The white crappie rarely exceeds 2 lb, and typically lives 2–7 years. The species is generally about 9–10 in in length as an adult. The current International Game Fish Association all-tackle world record for a white crappie is 2.35 kg, caught on July 31, 1957, near Enid Dam, Mississippi, by angler Fred Bright, while the IGFA all-tackle length world record is a 39 cm fish, caught on October 14, 2022, in Grenada Lake, Mississippi, by angler Doug Borries.

==Distribution==
White crappies are native to the Great Lakes, Hudson Bay, and the Mississippi River basins expanding from New York and southern Ontario westward to South Dakota and southward to Texas. This species has a large geographic range in the United States and currently has a stable population. Currently, this species is listed as a least concern species for conservation efforts.

==Habitat==
White crappies can be found in large rivers, reservoirs, and lakes. White crappies are more tolerant of turbid (murky) waters than black crappies, and the white crappie usually outnumbers the black crappie in turbid waters. White crappies also generally outnumber black crappies in areas with little rooted aquatic vegetation. White crappies are most commonly found in rivers and low-velocity areas such as pools and backwaters of rivers. They are most abundant in lakes and reservoirs larger than 5 acres. The white crappie can be found in the open water during the mornings and evenings, but during the day this species is found in shallower, quiet waters (6–12 ft deep) surrounded by structure.

==Reproduction==
White crappies spawn in May and June when the water temperature reaches 56 F. Males construct nests by creating small, bowl-shaped depressions on the bottom around brush, rocks, and logs in the shallow water. During the spawning season, males develop dark coloration on their throats. Females lay 5,000 to 30,000 eggs. The males guard these nests until the fry swim away. Males guard these nests because it helps ensure the success of their genes being passed on to the next generation. The white crappie typically grows 3–5 in within the first year of its life and can grow an additional 3–4 inches in the second year. The white crappies reach maturity around their second or third year. The maximum lifespan of white crappies is 8 to 10 years with the average lifespan being 3 to 4 years in unmanaged waters and 6 years in managed waters.

==Diet==
White crappies are neither cruise- nor ambush-feeding strategists. Instead, they swim intermittently and only search for prey when stationary. This strategy is considered saltatory, or pause-and-travel search. Using this strategy, juveniles can grow rapidly in the first few days of life. This strategy is energetically favored to reduce search time for the species. White crappies in the larval and juvenile stages of life eat zooplankton and continue to feed primarily on small invertebrates during their first year of life.
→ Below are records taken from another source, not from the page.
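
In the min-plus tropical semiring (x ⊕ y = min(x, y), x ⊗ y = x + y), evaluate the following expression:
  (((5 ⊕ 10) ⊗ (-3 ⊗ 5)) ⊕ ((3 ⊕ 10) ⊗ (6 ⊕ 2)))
(((5 ⊕ 10) ⊗ (-3 ⊗ 5)) ⊕ ((3 ⊕ 10) ⊗ (6 ⊕ 2))) = 5

Expand innermost to outermost. Recall ⊕ takes the minimum of its arguments and ⊗ takes their sum. Working out the expression (((5 ⊕ 10) ⊗ (-3 ⊗ 5)) ⊕ ((3 ⊕ 10) ⊗ (6 ⊕ 2))) gives 5.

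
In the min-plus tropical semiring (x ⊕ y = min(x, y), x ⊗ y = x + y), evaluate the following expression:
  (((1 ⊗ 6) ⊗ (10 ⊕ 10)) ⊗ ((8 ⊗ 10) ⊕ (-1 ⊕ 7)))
(((1 ⊗ 6) ⊗ (10 ⊕ 10)) ⊗ ((8 ⊗ 10) ⊕ (-1 ⊕ 7))) = 16

Expand innermost to outermost. Recall ⊕ takes the minimum of its arguments and ⊗ takes their sum. Working out the expression (((1 ⊗ 6) ⊗ (10 ⊕ 10)) ⊗ ((8 ⊗ 10) ⊕ (-1 ⊕ 7))) gives 16.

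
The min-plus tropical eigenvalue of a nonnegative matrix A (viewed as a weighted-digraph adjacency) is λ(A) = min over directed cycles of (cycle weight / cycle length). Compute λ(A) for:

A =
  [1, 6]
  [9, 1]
λ(A) = 1

Enumerate directed cycles and compute their means (weight / length). Sample:
  cycle 0 → 0: weight = 1, length = 1, mean = 1/1 ≈ 1.000
  cycle 1 → 1: weight = 1, length = 1, mean = 1/1 ≈ 1.000
  cycle 0 → 1 → 0: weight = 15, length = 2, mean = 15/2 ≈ 7.500
  cycle 1 → 0 → 1: weight = 15, length = 2, mean = 15/2 ≈ 7.500
Minimum mean = 1.000, attained e.g. along the cycle 0 → 0 with weight 1 and length 1. So λ(A) = 1/1 = 1.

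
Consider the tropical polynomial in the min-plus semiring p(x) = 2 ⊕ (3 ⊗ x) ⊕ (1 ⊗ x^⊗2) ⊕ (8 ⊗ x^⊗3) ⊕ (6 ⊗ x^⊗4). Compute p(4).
p(4) = 2

A tropical monomial a ⊗ x^⊗i evaluates to a + i · x. Evaluating each term at x = 4:
  Term 0 contributes 2 + 0 · 4 = 2
  Term 1 contributes 3 + 1 · 4 = 7
  Term 2 contributes 1 + 2 · 4 = 9
  Term 3 contributes 8 + 3 · 4 = 20
  Term 4 contributes 6 + 4 · 4 = 22
p(4) = ⊕ of these = min[2, 7, 9, 20, 22] = 2.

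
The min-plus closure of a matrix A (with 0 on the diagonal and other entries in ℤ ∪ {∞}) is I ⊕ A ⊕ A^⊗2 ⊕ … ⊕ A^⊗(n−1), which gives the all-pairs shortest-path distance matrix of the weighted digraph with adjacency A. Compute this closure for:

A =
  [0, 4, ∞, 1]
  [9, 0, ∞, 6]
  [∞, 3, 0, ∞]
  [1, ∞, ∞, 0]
Closure =
  [0, 4, ∞, 1]
  [7, 0, ∞, 6]
  [10, 3, 0, 9]
  [1, 5, ∞, 0]

This is the Floyd-Warshall all-pairs shortest-path computation. For each intermediate vertex k = 0, 1, …, 3, update dist[i][j] ← min(dist[i][j], dist[i][k] + dist[k][j]). The final matrix gives, for each (i, j), the minimum total weight of any directed path from i to j (possibly empty when i = j).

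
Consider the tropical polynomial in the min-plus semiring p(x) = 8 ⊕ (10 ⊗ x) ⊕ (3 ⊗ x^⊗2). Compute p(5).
p(5) = 8

A tropical monomial a ⊗ x^⊗i evaluates to a + i · x. Evaluating each term at x = 5:
  Term 0 contributes 8 + 0 · 5 = 8
  Term 1 contributes 10 + 1 · 5 = 15
  Term 2 contributes 3 + 2 · 5 = 13
p(5) = ⊕ of these = min[8, 15, 13] = 8.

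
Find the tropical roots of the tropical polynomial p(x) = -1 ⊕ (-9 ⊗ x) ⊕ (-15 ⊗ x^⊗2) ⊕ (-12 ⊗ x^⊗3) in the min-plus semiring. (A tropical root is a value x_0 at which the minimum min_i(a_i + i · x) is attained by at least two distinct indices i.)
Roots: {-3, 6, 8}

Each tropical root is a break point of the lower envelope of the lines y = a_i + i · x (there are 4 lines, with slopes 0, 1, ..., 3). Only the lines that attain the minimum somewhere contribute to roots; other lines are dominated. Here the surviving (envelope) indices are i = 3, i = 2, i = 1, i = 0.
Intersections between consecutive envelope lines give the roots: for adjacent envelope indices i < j the intersection is x = (a_i − a_j) / (j − i). Reading off the sorted break points: {-3, 6, 8}.
Verification: at each break x_0, at least two indices attain the minimum of min_i(a_i + i · x_0).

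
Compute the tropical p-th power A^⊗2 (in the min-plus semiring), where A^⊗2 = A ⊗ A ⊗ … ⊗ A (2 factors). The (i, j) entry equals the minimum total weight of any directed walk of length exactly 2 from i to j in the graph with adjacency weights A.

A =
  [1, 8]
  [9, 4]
A^⊗2 =
  [2, 9]
  [10, 8]

Each entry (A^⊗2)_ij equals the minimum over all length-2 walks i = v_0 → v_1 → … → v_2 = j of Σ_t A[v_t][v_{t+1}]. For example, for (i, j) = (0, 1) we minimise over 2 possible intermediate vertex sequences; the minimum is 9, attained along the walk 0 → 0 → 1.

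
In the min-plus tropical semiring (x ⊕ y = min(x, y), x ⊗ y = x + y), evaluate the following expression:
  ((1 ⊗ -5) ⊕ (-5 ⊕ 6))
((1 ⊗ -5) ⊕ (-5 ⊕ 6)) = -5

Expand innermost to outermost. Recall ⊕ takes the minimum of its arguments and ⊗ takes their sum. Working out the expression ((1 ⊗ -5) ⊕ (-5 ⊕ 6)) gives -5.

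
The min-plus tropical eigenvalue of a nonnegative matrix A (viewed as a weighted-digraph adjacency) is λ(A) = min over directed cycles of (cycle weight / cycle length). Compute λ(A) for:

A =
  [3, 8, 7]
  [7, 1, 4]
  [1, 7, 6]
λ(A) = 1

Enumerate directed cycles and compute their means (weight / length). Sample:
  cycle 0 → 0: weight = 3, length = 1, mean = 3/1 ≈ 3.000
  cycle 1 → 1: weight = 1, length = 1, mean = 1/1 ≈ 1.000
  cycle 2 → 2: weight = 6, length = 1, mean = 6/1 ≈ 6.000
  cycle 0 → 1 → 0: weight = 15, length = 2, mean = 15/2 ≈ 7.500
  cycle 0 → 2 → 0: weight = 8, length = 2, mean = 8/2 ≈ 4.000
  cycle 1 → 0 → 1: weight = 15, length = 2, mean = 15/2 ≈ 7.500
Minimum mean = 1.000, attained e.g. along the cycle 1 → 1 with weight 1 and length 1. So λ(A) = 1/1 = 1.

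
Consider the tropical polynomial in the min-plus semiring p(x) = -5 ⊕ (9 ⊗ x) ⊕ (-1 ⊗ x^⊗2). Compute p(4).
p(4) = -5

A tropical monomial a ⊗ x^⊗i evaluates to a + i · x. Evaluating each term at x = 4:
  Term 0 contributes -5 + 0 · 4 = -5
  Term 1 contributes 9 + 1 · 4 = 13
  Term 2 contributes -1 + 2 · 4 = 7
p(4) = ⊕ of these = min[-5, 13, 7] = -5.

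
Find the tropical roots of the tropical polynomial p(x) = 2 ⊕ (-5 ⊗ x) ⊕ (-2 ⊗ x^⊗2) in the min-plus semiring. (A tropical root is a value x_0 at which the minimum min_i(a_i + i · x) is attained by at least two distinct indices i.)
Roots: {-3, 7}

Each tropical root is a break point of the lower envelope of the lines y = a_i + i · x (there are 3 lines, with slopes 0, 1, ..., 2). Only the lines that attain the minimum somewhere contribute to roots; other lines are dominated. Here the surviving (envelope) indices are i = 2, i = 1, i = 0.
Intersections between consecutive envelope lines give the roots: for adjacent envelope indices i < j the intersection is x = (a_i − a_j) / (j − i). Reading off the sorted break points: {-3, 7}.
Verification: at each break x_0, at least two indices attain the minimum of min_i(a_i + i · x_0).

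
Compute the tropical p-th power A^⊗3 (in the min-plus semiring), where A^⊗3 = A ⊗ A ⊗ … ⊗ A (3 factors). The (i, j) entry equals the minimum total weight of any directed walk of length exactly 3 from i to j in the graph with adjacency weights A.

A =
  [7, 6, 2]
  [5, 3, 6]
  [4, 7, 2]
A^⊗3 =
  [8, 11, 6]
  [11, 9, 9]
  [8, 11, 6]

Each entry (A^⊗3)_ij equals the minimum over all length-3 walks i = v_0 → v_1 → … → v_3 = j of Σ_t A[v_t][v_{t+1}]. For example, for (i, j) = (0, 2) we minimise over 9 possible intermediate vertex sequences; the minimum is 6, attained along the walk 0 → 2 → 2 → 2.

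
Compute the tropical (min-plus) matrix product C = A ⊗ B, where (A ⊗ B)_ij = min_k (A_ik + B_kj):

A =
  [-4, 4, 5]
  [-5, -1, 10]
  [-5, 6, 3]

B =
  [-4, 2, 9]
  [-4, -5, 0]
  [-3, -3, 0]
A ⊗ B =
  [-8, -2, 4]
  [-9, -6, -1]
  [-9, -3, 3]

Apply the min-plus product entry-by-entry:
  C[0][0] = min over k of (A[0][0] + B[0][0] = -4 + -4 = -8, A[0][1] + B[1][0] = 4 + -4 = 0, A[0][2] + B[2][0] = 5 + -3 = 2) = -8 (attained at k = 0)
  C[0][1] = min over k of (A[0][0] + B[0][1] = -4 + 2 = -2, A[0][1] + B[1][1] = 4 + -5 = -1, A[0][2] + B[2][1] = 5 + -3 = 2) = -2 (attained at k = 0)
  C[0][2] = min over k of (A[0][0] + B[0][2] = -4 + 9 = 5, A[0][1] + B[1][2] = 4 + 0 = 4, A[0][2] + B[2][2] = 5 + 0 = 5) = 4 (attained at k = 1)
  C[1][0] = min over k of (A[1][0] + B[0][0] = -5 + -4 = -9, A[1][1] + B[1][0] = -1 + -4 = -5, A[1][2] + B[2][0] = 10 + -3 = 7) = -9 (attained at k = 0)
  C[1][1] = min over k of (A[1][0] + B[0][1] = -5 + 2 = -3, A[1][1] + B[1][1] = -1 + -5 = -6, A[1][2] + B[2][1] = 10 + -3 = 7) = -6 (attained at k = 1)
  C[1][2] = min over k of (A[1][0] + B[0][2] = -5 + 9 = 4, A[1][1] + B[1][2] = -1 + 0 = -1, A[1][2] + B[2][2] = 10 + 0 = 10) = -1 (attained at k = 1)
  C[2][0] = min over k of (A[2][0] + B[0][0] = -5 + -4 = -9, A[2][1] + B[1][0] = 6 + -4 = 2, A[2][2] + B[2][0] = 3 + -3 = 0) = -9 (attained at k = 0)
  C[2][1] = min over k of (A[2][0] + B[0][1] = -5 + 2 = -3, A[2][1] + B[1][1] = 6 + -5 = 1, A[2][2] + B[2][1] = 3 + -3 = 0) = -3 (attained at k = 0)
  C[2][2] = min over k of (A[2][0] + B[0][2] = -5 + 9 = 4, A[2][1] + B[1][2] = 6 + 0 = 6, A[2][2] + B[2][2] = 3 + 0 = 3) = 3 (attained at k = 2)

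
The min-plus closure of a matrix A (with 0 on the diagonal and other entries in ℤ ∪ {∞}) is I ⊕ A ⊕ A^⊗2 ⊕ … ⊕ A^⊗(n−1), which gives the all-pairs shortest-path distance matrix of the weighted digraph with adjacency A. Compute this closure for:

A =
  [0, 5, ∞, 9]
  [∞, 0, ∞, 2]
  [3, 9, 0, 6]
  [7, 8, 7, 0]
Closure =
  [0, 5, 14, 7]
  [9, 0, 9, 2]
  [3, 8, 0, 6]
  [7, 8, 7, 0]

This is the Floyd-Warshall all-pairs shortest-path computation. For each intermediate vertex k = 0, 1, …, 3, update dist[i][j] ← min(dist[i][j], dist[i][k] + dist[k][j]). The final matrix gives, for each (i, j), the minimum total weight of any directed path from i to j (possibly empty when i = j).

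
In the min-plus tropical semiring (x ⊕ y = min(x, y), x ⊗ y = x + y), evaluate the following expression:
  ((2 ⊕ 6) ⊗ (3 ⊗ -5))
((2 ⊕ 6) ⊗ (3 ⊗ -5)) = 0

Expand innermost to outermost. Recall ⊕ takes the minimum of its arguments and ⊗ takes their sum. Working out the expression ((2 ⊕ 6) ⊗ (3 ⊗ -5)) gives 0.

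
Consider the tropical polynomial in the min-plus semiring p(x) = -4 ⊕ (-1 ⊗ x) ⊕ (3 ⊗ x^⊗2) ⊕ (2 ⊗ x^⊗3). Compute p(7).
p(7) = -4

A tropical monomial a ⊗ x^⊗i evaluates to a + i · x. Evaluating each term at x = 7:
  Term 0 contributes -4 + 0 · 7 = -4
  Term 1 contributes -1 + 1 · 7 = 6
  Term 2 contributes 3 + 2 · 7 = 17
  Term 3 contributes 2 + 3 · 7 = 23
p(7) = ⊕ of these = min[-4, 6, 17, 23] = -4.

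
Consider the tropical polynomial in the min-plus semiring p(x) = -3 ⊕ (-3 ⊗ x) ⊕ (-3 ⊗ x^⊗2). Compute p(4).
p(4) = -3

A tropical monomial a ⊗ x^⊗i evaluates to a + i · x. Evaluating each term at x = 4:
  Term 0 contributes -3 + 0 · 4 = -3
  Term 1 contributes -3 + 1 · 4 = 1
  Term 2 contributes -3 + 2 · 4 = 5
p(4) = ⊕ of these = min[-3, 1, 5] = -3.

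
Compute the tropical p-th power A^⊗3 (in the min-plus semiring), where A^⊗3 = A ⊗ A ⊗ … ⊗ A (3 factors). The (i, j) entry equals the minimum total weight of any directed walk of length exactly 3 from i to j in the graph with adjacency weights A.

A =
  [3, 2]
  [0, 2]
A^⊗3 =
  [4, 4]
  [2, 4]

Each entry (A^⊗3)_ij equals the minimum over all length-3 walks i = v_0 → v_1 → … → v_3 = j of Σ_t A[v_t][v_{t+1}]. For example, for (i, j) = (0, 1) we minimise over 4 possible intermediate vertex sequences; the minimum is 4, attained along the walk 0 → 1 → 0 → 1.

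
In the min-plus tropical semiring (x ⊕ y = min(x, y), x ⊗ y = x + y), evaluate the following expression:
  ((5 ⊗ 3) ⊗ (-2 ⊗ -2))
((5 ⊗ 3) ⊗ (-2 ⊗ -2)) = 4

Expand innermost to outermost. Recall ⊕ takes the minimum of its arguments and ⊗ takes their sum. Working out the expression ((5 ⊗ 3) ⊗ (-2 ⊗ -2)) gives 4.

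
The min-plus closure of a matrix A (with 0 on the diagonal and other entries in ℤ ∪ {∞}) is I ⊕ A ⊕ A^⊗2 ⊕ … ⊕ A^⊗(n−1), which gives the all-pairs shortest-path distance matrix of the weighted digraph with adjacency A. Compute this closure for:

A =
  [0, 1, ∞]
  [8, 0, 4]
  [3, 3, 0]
Closure =
  [0, 1, 5]
  [7, 0, 4]
  [3, 3, 0]

This is the Floyd-Warshall all-pairs shortest-path computation. For each intermediate vertex k = 0, 1, …, 2, update dist[i][j] ← min(dist[i][j], dist[i][k] + dist[k][j]). The final matrix gives, for each (i, j), the minimum total weight of any directed path from i to j (possibly empty when i = j).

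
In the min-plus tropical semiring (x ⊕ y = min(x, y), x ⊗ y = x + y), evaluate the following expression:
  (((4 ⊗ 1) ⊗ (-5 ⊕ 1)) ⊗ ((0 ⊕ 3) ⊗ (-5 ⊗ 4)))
(((4 ⊗ 1) ⊗ (-5 ⊕ 1)) ⊗ ((0 ⊕ 3) ⊗ (-5 ⊗ 4))) = -1

Expand innermost to outermost. Recall ⊕ takes the minimum of its arguments and ⊗ takes their sum. Working out the expression (((4 ⊗ 1) ⊗ (-5 ⊕ 1)) ⊗ ((0 ⊕ 3) ⊗ (-5 ⊗ 4))) gives -1.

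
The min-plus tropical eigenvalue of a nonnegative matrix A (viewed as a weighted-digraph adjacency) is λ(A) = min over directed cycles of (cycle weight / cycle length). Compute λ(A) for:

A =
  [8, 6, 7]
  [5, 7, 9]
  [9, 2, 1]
λ(A) = 1

Enumerate directed cycles and compute their means (weight / length). Sample:
  cycle 0 → 0: weight = 8, length = 1, mean = 8/1 ≈ 8.000
  cycle 1 → 1: weight = 7, length = 1, mean = 7/1 ≈ 7.000
  cycle 2 → 2: weight = 1, length = 1, mean = 1/1 ≈ 1.000
  cycle 0 → 1 → 0: weight = 11, length = 2, mean = 11/2 ≈ 5.500
  cycle 0 → 2 → 0: weight = 16, length = 2, mean = 16/2 ≈ 8.000
  cycle 1 → 0 → 1: weight = 11, length = 2, mean = 11/2 ≈ 5.500
Minimum mean = 1.000, attained e.g. along the cycle 2 → 2 with weight 1 and length 1. So λ(A) = 1/1 = 1.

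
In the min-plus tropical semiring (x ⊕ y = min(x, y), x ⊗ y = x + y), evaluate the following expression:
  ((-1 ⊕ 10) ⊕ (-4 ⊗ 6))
((-1 ⊕ 10) ⊕ (-4 ⊗ 6)) = -1

Expand innermost to outermost. Recall ⊕ takes the minimum of its arguments and ⊗ takes their sum. Working out the expression ((-1 ⊕ 10) ⊕ (-4 ⊗ 6)) gives -1.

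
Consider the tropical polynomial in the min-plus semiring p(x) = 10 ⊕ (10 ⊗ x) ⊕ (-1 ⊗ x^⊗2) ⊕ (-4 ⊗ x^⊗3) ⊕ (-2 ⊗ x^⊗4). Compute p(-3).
p(-3) = -14

A tropical monomial a ⊗ x^⊗i evaluates to a + i · x. Evaluating each term at x = -3:
  Term 0 contributes 10 + 0 · -3 = 10
  Term 1 contributes 10 + 1 · -3 = 7
  Term 2 contributes -1 + 2 · -3 = -7
  Term 3 contributes -4 + 3 · -3 = -13
  Term 4 contributes -2 + 4 · -3 = -14
p(-3) = ⊕ of these = min[10, 7, -7, -13, -14] = -14.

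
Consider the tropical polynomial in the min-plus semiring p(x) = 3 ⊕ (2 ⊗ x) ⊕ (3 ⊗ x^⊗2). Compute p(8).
p(8) = 3

A tropical monomial a ⊗ x^⊗i evaluates to a + i · x. Evaluating each term at x = 8:
  Term 0 contributes 3 + 0 · 8 = 3
  Term 1 contributes 2 + 1 · 8 = 10
  Term 2 contributes 3 + 2 · 8 = 19
p(8) = ⊕ of these = min[3, 10, 19] = 3.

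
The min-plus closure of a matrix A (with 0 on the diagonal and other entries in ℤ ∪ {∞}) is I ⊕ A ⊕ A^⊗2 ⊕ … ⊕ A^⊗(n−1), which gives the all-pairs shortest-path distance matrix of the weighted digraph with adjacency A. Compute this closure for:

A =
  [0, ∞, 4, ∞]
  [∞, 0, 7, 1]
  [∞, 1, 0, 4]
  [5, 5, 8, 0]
Closure =
  [0, 5, 4, 6]
  [6, 0, 7, 1]
  [7, 1, 0, 2]
  [5, 5, 8, 0]

This is the Floyd-Warshall all-pairs shortest-path computation. For each intermediate vertex k = 0, 1, …, 3, update dist[i][j] ← min(dist[i][j], dist[i][k] + dist[k][j]). The final matrix gives, for each (i, j), the minimum total weight of any directed path from i to j (possibly empty when i = j).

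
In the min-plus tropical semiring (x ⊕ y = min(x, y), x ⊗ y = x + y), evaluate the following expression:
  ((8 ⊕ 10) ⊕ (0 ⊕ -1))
((8 ⊕ 10) ⊕ (0 ⊕ -1)) = -1

Expand innermost to outermost. Recall ⊕ takes the minimum of its arguments and ⊗ takes their sum. Working out the expression ((8 ⊕ 10) ⊕ (0 ⊕ -1)) gives -1.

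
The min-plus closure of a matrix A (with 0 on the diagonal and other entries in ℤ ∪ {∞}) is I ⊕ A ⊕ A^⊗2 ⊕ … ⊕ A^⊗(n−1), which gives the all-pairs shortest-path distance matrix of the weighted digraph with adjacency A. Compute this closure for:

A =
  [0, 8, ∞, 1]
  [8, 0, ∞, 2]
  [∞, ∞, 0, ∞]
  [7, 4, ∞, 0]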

When white crappies reach a length of 12–15 cm, they are considered adult. The adults feed mainly on small fish such as minnows and young American shad, and large invertebrates such as crayfish and hellgrammites. Their diet can vary depending on their location. They feed the most in June through October. In the spring, they feed moderately, with their activity slowing during the winter months. In Mississippi, they feed on mayflies such as Hexagenia atrocaudata and Pentagenia vittigera. In Illinois, and probably elsewhere, they feast on American gizzard shad. In Pennsylvania and Ohio, adults eat small common carp, yellow perch, bluegill, and other white crappies. The terminal mouth position, sometimes known as the normal position, allows for this species to feed on what is in front of it.